January 27, 2009

On connection, or lack thereof

Yesterday in the middle of my work day, I felt the need to express myself. I didn't know quite where to put what I needed to say, so I posted my words on Craigslist for whomever happened to stumble upon them to read. My post said:

I’m trying.

I’m trying to regroup and put a smile on my face and shrug and laugh it off. When people sweetly display righteous indignation and anger on my behalf (e.g., “What an ass!”), and when they offer words of support, comfort, and encouragement (e.g., “You don’t need him! You’re amazing and don’t you forget that for a minute!”), I laugh and thank them and put on a brave face. I pretend I’m wearing my big girl pants.

But the fact is I’m tired of being brave. And these pants never felt like they fit quite right anyway.

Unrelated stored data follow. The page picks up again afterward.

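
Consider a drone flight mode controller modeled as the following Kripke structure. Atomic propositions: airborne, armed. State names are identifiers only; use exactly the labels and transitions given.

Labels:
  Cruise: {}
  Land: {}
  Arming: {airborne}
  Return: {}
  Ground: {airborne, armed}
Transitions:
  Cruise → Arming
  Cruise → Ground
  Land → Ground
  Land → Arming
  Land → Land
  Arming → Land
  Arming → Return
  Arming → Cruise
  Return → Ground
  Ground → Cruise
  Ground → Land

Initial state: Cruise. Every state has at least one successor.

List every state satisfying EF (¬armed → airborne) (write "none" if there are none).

States satisfying ¬armed → airborne: {Arming, Ground}.
States satisfying EF (¬armed → airborne): {Cruise, Land, Arming, Return, Ground}.

{Cruise, Land, Arming, Return, Ground}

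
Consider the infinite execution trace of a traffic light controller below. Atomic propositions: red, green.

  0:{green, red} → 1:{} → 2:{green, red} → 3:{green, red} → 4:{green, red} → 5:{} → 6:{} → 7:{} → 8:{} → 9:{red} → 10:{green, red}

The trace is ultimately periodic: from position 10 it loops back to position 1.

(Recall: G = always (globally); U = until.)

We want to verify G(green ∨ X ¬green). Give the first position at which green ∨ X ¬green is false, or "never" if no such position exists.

Check green ∨ X ¬green at each position in order: 0 ✓.
At position 1 the labels are {} and the next position 2 has {green, red}, so green ∨ X ¬green is false there. This is the first violation.

1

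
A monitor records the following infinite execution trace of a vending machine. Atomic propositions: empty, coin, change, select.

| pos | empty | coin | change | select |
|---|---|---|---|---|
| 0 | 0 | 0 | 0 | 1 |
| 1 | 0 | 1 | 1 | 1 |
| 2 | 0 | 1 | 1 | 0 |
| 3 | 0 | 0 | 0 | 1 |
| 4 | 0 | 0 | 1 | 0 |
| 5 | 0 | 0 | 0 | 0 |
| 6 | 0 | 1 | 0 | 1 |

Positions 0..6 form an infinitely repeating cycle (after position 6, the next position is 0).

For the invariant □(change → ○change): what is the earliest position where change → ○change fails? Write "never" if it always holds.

2

Check change → ○change at each position in order: 0 ✓, 1 ✓.
At position 2 the labels are {change, coin} and the next position 3 has {select}, so change → ○change is false there. This is the first violation.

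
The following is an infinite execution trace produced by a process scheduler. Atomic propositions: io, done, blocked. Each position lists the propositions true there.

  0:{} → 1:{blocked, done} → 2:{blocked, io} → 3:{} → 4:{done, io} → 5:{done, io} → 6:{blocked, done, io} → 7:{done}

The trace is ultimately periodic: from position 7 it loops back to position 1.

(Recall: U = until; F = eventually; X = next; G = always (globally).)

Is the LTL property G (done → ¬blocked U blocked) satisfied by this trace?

Holds

done → ¬blocked U blocked holds at every position 0..7, and those are all positions ever visited, so G (done → ¬blocked U blocked) holds.
Positions where done holds: 1, 4, 5, 6, 7.
Check ¬blocked U blocked at each: 1→ok, 4→ok, 5→ok, 6→ok, 7→ok.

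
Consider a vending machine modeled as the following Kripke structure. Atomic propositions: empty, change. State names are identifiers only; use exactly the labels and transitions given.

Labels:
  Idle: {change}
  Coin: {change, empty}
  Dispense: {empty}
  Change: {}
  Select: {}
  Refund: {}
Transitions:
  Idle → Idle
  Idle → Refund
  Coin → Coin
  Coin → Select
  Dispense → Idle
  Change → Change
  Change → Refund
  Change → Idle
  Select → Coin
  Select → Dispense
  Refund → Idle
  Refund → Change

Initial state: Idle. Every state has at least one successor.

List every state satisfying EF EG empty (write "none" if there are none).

States satisfying EG empty: {Coin}.
States satisfying EF EG empty: {Coin, Select}.

{Coin, Select}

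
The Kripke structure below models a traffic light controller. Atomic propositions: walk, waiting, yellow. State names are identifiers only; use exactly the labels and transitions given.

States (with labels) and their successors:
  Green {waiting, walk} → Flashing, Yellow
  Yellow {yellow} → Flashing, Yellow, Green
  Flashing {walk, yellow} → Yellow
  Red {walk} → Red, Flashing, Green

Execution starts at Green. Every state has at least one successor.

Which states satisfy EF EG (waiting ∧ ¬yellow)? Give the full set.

States satisfying EG (waiting ∧ ¬yellow): ∅.
States satisfying EF EG (waiting ∧ ¬yellow): ∅.

none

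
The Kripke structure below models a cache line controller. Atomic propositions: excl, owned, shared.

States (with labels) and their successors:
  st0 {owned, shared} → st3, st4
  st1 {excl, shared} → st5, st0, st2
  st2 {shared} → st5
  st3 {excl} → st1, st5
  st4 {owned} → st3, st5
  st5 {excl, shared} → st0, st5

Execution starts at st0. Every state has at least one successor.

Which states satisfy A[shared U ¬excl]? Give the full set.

{st0, st2, st4}

States satisfying shared: {st0, st1, st2, st5}.
States satisfying ¬excl: {st0, st2, st4}.
States satisfying A[shared U ¬excl]: {st0, st2, st4}.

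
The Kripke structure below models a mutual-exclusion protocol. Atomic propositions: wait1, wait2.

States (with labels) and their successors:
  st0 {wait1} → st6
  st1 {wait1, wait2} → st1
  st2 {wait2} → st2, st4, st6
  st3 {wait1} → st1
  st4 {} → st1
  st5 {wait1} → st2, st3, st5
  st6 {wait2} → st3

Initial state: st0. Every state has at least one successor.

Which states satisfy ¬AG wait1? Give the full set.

{st0, st2, st4, st5, st6}

States satisfying wait1: {st0, st1, st3, st5}.
States satisfying AG wait1: {st1, st3}.
States satisfying ¬AG wait1: {st0, st2, st4, st5, st6}.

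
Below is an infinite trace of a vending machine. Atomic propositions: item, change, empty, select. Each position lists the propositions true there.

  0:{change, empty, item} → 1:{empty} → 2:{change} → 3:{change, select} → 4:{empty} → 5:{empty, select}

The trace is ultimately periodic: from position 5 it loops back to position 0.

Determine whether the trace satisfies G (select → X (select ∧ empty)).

Does not hold

select → X (select ∧ empty) must hold at every position from 0 onward. It fails at position 3, so G (select → X (select ∧ empty)) is false.
Positions where select holds: 3, 5.
Check X (select ∧ empty) at each: 3→fails, 5→fails.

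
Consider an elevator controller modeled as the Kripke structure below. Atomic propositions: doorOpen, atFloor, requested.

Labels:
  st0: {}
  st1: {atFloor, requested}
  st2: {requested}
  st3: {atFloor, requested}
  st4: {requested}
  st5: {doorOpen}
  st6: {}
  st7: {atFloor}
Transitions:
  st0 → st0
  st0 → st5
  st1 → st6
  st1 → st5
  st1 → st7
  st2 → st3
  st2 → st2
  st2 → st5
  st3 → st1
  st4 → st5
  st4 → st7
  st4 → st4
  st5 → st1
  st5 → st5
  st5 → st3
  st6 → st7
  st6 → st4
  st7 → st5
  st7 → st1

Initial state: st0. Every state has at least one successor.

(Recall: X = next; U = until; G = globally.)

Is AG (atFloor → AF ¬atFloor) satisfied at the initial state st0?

States satisfying atFloor → AF ¬atFloor: {st0, st2, st4, st5, st6}.
States satisfying AG (atFloor → AF ¬atFloor): ∅.
st1 is reachable from st0 and violates atFloor → AF ¬atFloor, so AG fails at st0.
st0 ∉ Sat(AG (atFloor → AF ¬atFloor)).

Does not hold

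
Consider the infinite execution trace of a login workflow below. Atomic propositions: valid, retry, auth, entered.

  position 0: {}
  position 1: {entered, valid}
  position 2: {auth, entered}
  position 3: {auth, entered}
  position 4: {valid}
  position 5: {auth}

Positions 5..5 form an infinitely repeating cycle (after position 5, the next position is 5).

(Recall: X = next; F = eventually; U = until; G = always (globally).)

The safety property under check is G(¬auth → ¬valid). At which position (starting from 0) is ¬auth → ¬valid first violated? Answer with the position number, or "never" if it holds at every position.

1

Check ¬auth → ¬valid at each position in order: 0 ✓.
At position 1 the labels are {entered, valid}, so ¬auth → ¬valid is false there. This is the first violation.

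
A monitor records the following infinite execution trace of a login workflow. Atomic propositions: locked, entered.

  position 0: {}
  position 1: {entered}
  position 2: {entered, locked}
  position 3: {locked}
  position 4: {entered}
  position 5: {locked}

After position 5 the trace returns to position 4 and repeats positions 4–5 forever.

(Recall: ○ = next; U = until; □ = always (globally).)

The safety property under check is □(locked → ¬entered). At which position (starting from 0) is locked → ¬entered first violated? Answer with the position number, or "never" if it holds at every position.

Check locked → ¬entered at each position in order: 0 ✓, 1 ✓.
At position 2 the labels are {entered, locked}, so locked → ¬entered is false there. This is the first violation.

2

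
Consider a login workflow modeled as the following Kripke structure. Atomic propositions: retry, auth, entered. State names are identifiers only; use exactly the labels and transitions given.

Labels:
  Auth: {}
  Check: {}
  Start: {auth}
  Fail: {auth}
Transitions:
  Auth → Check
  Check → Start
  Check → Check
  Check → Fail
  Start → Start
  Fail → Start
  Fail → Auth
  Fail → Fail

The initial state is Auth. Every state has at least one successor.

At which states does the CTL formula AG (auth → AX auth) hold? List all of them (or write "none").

{Start}

States satisfying auth → AX auth: {Auth, Check, Start}.
States satisfying AG (auth → AX auth): {Start}.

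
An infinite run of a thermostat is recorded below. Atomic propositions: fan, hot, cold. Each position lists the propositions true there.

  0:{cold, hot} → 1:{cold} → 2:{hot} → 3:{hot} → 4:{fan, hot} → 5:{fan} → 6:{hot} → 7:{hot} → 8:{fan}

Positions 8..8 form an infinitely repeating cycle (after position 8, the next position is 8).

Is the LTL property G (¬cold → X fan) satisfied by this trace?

¬cold → X fan must hold at every position from 0 onward. It fails at position 2, so G (¬cold → X fan) is false.
Positions where ¬cold holds: 2, 3, 4, 5, 6, 7, 8.
Check X fan at each: 2→fails, 3→ok, 4→ok, 5→fails, 6→fails, 7→ok, 8→ok.

No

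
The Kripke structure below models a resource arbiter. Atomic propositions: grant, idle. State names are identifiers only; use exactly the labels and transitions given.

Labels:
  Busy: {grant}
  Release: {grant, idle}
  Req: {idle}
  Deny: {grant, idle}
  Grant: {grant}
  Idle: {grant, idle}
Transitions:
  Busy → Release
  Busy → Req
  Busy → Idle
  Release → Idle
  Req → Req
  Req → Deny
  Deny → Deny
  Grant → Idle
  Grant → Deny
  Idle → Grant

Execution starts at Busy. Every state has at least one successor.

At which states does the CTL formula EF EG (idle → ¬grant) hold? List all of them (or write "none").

States satisfying EG (idle → ¬grant): {Busy, Req}.
States satisfying EF EG (idle → ¬grant): {Busy, Req}.

{Busy, Req}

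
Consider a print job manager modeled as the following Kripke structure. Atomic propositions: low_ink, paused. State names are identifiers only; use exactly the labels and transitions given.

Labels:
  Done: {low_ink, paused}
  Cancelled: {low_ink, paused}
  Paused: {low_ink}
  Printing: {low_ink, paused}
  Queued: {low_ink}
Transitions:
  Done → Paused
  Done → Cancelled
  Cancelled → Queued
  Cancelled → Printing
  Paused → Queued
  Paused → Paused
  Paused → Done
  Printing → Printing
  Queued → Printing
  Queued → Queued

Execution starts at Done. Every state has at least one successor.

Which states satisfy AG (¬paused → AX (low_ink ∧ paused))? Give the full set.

{Printing}

States satisfying ¬paused → AX (low_ink ∧ paused): {Done, Cancelled, Printing}.
States satisfying AG (¬paused → AX (low_ink ∧ paused)): {Printing}.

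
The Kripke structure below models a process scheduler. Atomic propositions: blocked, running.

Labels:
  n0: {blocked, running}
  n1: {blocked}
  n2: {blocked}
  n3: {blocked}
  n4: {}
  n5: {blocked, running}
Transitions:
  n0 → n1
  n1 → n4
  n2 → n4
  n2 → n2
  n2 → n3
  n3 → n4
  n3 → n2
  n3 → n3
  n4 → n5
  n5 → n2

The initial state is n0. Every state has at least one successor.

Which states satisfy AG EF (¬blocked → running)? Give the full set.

States satisfying EF (¬blocked → running): {n0, n1, n2, n3, n4, n5}.
States satisfying AG EF (¬blocked → running): {n0, n1, n2, n3, n4, n5}.

{n0, n1, n2, n3, n4, n5}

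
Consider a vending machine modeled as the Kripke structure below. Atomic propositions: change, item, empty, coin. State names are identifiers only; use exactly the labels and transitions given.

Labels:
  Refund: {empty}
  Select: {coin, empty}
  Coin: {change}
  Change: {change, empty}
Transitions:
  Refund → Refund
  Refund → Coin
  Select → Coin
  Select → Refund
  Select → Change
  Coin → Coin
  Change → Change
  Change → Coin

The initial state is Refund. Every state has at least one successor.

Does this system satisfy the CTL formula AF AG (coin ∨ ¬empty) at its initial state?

No

States satisfying AG (coin ∨ ¬empty): {Coin}.
States satisfying AF AG (coin ∨ ¬empty): {Coin}.
There is a path from Refund along which AG (coin ∨ ¬empty) never holds.
Refund ∉ Sat(AF AG (coin ∨ ¬empty)).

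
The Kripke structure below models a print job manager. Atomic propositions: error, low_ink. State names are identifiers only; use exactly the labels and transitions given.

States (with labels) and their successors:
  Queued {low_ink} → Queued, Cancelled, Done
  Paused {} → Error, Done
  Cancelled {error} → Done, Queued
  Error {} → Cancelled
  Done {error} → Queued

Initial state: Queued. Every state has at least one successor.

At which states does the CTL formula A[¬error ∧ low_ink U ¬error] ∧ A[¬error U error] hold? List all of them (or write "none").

{Paused, Error}

States satisfying ¬error ∧ low_ink: {Queued}.
States satisfying ¬error: {Queued, Paused, Error}.
States satisfying A[¬error ∧ low_ink U ¬error]: {Queued, Paused, Error}.
States satisfying error: {Cancelled, Done}.
States satisfying A[¬error U error]: {Paused, Cancelled, Error, Done}.
States satisfying A[¬error ∧ low_ink U ¬error] ∧ A[¬error U error]: {Paused, Error}.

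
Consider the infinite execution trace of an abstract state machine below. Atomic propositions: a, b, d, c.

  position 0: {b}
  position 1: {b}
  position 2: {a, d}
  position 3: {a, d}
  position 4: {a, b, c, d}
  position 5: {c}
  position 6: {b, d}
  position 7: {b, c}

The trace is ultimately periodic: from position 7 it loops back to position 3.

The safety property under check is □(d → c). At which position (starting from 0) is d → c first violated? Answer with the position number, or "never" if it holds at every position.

2

Check d → c at each position in order: 0 ✓, 1 ✓.
At position 2 the labels are {a, d}, so d → c is false there. This is the first violation.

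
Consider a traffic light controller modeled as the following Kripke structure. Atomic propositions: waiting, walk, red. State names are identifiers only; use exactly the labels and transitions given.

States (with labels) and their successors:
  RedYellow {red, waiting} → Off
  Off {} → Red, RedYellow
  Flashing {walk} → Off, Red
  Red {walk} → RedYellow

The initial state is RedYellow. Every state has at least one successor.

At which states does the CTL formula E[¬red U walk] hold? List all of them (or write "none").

States satisfying ¬red: {Off, Flashing, Red}.
States satisfying walk: {Flashing, Red}.
States satisfying E[¬red U walk]: {Off, Flashing, Red}.

{Off, Flashing, Red}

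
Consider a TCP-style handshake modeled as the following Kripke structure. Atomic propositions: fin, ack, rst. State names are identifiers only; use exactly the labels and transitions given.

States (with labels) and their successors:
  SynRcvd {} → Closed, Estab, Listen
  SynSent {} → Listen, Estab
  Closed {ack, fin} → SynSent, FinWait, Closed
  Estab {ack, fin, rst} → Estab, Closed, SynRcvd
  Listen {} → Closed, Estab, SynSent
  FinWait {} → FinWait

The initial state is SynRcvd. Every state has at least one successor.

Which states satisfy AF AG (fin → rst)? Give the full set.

{FinWait}

States satisfying AG (fin → rst): {FinWait}.
States satisfying AF AG (fin → rst): {FinWait}.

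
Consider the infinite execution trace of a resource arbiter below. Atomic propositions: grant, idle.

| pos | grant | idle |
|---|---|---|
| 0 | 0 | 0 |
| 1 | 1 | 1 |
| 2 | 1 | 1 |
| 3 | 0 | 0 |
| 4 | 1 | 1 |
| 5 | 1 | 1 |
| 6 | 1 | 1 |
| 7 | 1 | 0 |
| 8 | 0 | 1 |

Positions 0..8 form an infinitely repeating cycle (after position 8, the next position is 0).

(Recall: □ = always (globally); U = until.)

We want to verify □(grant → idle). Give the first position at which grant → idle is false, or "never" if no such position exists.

Check grant → idle at each position in order: 0 ✓, 1 ✓, 2 ✓, 3 ✓, 4 ✓, 5 ✓, 6 ✓.
At position 7 the labels are {grant}, so grant → idle is false there. This is the first violation.

7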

I have amazing friends and am building my career. I am busy and I have goals and I am going places. But sometimes I just need to be held.

I’m tired of feeling lonely.

I am tired of longing.

I’m tired of brushing myself off and working up the courage to try again.


Alright. So it's a bit of a forlorn message, but I just needed to say the words to SOMEONE. I was amazed by the responses I started getting.

Some people wrote to me to say, "Don't give up! Keep going!" Others wrote to say, "Me too." Many, many wrote to describe their own feelings and thoughts on the subject, from someone undergoing a male to female sex change and learning who her friends really are to someone who loves a girl that already has a boyfriend but continues to string him along.

Many men sent me their pictures and phone numbers, too.

It just seems a shame that--as many people as there are in the world and as many different kinds of people as there are in the world--anyone should feel lonely if they don't want to.